Hassabis addressed these concerns during an interview at the Mobile World Congress in Barcelona. When asked by Wired's Steven Levy about what caused the issue, Hassabis refrained from offering a technical explanation. He explained that the problem stemmed from Google's inability to recognize when users were seeking a “universal depiction” of certain subjects. He noted, “This highlights the nuances that accompany advanced AI.”
"When you request a prompt like ‘show me a person walking a dog’ or ‘a nurse in a hospital,’ you’re often looking for a general representation," he elaborated. "Given that Google operates in over 200 countries, we can't predict the user's background or context, so it’s necessary to provide a broad array of options.”
Hassabis admitted that the intent behind Gemini’s image outputs was well-meaning—to enhance diversity in representation—but acknowledged that it was executed "too bluntly across the board." He emphasized that prompts for historical figures should result in a "narrower distribution" of images, which Gemini will adjust for in the future.
“We prioritize historical accuracy, so we’ve taken that feature offline while we address this issue. We expect it to be back online very soon, within the next couple of weeks,” he added.
In response to a follow-up question about safeguarding generative AI tools from misuse by authoritarian regimes intent on spreading propaganda, Hassabis indicated that there is no straightforward solution. The complexity of the issue likely requires collective societal engagement to establish and enforce appropriate boundaries.
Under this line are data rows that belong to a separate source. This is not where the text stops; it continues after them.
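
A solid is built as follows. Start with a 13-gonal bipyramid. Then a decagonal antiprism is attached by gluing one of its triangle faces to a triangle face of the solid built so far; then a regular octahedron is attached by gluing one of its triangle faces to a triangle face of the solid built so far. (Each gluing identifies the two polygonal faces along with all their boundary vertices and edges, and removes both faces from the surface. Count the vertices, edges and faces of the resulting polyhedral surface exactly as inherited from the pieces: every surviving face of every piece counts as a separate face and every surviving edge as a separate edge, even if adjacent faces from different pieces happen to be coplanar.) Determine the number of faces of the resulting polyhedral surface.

52

A 13-gonal bipyramid: V=15, E=39, F=26.
Attach a decagonal antiprism (V=20, E=40, F=22) along a 3-gon: merge 3 vertices and 3 edges, delete both glued faces → V=32, E=76, F=46.
Attach a regular octahedron (V=6, E=12, F=8) along a 3-gon: merge 3 vertices and 3 edges, delete both glued faces → V=35, E=85, F=52.
Check: V − E + F = 35 − 85 + 52 = 2.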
“There’s important dialogue and research that must take place—not just within tech companies, but also involving civil society and governments,” he stated. “This is a societal question that transcends individual interests. It encompasses what values we want these systems to embody, what they should represent, and how to prevent misuse by bad actors for harmful purposes.”
When discussing the challenges associated with open-source generative AI models, which Google also provides, he noted: “Users often prefer open-source systems they can completely control. The critical concern is ensuring that such systems aren’t used for harmful applications as they grow increasingly powerful.”
“Currently, this is not a pressing issue since these systems are still in their early stages. However, looking ahead three to five years to next-generation systems with enhanced planning abilities, society must seriously consider the ramifications of their proliferation and the potential misuse by individuals and rogue states,” he warned.
Hassabis also shared his vision for the evolution of AI-assisted devices in the mobile market. He speculated about a surge of “next-generation smart assistants” that enhance daily life, moving away from the “gimmicky” features of previous AI iterations. He suggested this evolution could even transform the types of mobile hardware people use.
“There will be discussions about the most suitable device forms,” he mused. “In five years, will a traditional phone still be ideal? Perhaps we will need glasses or alternative devices that enable AI to better understand our surroundings, thereby increasing its usefulness in our everyday lives. The potential for innovation is limitless.”